The future is now

Prada SS18
By Tempe Nakiska | Fashion | 18 June 2017
Photography Sara Cimino

Prada’s never on the bandwagon. While several designers in Milan were looking back to the 90s, Miuccia this season shifted her gaze to the future, with a menswear collection inspired by virtual reality.

It has roots in what’s currently on at the Fondazione Prada, the brand’s magnificent concrete art space in Milan: an interactive exhibition produced by director Alejandro González Iñárritu, where visitors wear VR headsets and step into the shoes of immigrants making their way from Mexico to the US. It’s not the first time the Oscar-winning filmmaker has worked with Prada, having last year curated a season of of his favourite films to run at the space. But Carne y Arena (Flesh and Sand, as the new installation is called) is the first time the Fondazione has included a VR dimension to its experience. What with headsets now readily available to own and some film festivals beginning to include whole sections for VR films, it’s clear the future will be increasingly virtual. And this is the point Miuccia seemed to be making with her spacey cast.

They wore belted and cuffed boiler suits, like interplanetary voyagers, often unzipped to reveal a starch-collared shirt beneath. Versions of the latter felt a tad 70s (classic Prada, that retro-futurism), drawing a line with the collection’s eerie cartoon motif – a day in the life of laser-eyed monkeys. Mixed in were more commercial pieces (oversized tailored coats, graphic macs and colour-blocked knitwear) and more accessible items attractive to a younger consumer with limited spend capacity (little cartoon-covered clutches, and knee-high socks – worn with studded sandals, an iconic Prada styling cue).

Trying to interpret Miuccia Prada’s shows is always a season highlight. The brand doesn’t provide show notes – no clues – so analysing how the designer’s myriad influences from the worlds of art, politics, film, architecture etc. could have informed her collection is like trying to decipher a futile riddle. But have a go this season and you might scratch the surface of the sci-fi VR idea to find something more real world. If we consider social media, the internet, Netflix and so on as a non real world experience (which we should), then how much of our daily lives do we spend hooked up to some form of ‘virtual reality’ already?
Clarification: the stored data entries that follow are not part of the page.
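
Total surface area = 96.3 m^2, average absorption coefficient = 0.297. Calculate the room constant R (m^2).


Given values:
  S = 96.3 m^2, alpha = 0.297
Formula: R = S * alpha / (1 - alpha)
Numerator: 96.3 * 0.297 = 28.6011
Denominator: 1 - 0.297 = 0.703
R = 28.6011 / 0.703 = 40.68

40.68 m^2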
Yes, Miuccia Prada’s work is often preoccupied with the future, but her subversive interpretations often end up looking a lot like the past or the present. That’s not by accident. It’s her clever way of reminding us of the nature of our own realities, and the impact our technologies, thoughts and actions have on ourselves and the world around us. All the while serving us something that feels a bit fantasy, something to aspire to. It’s tasty food for thought.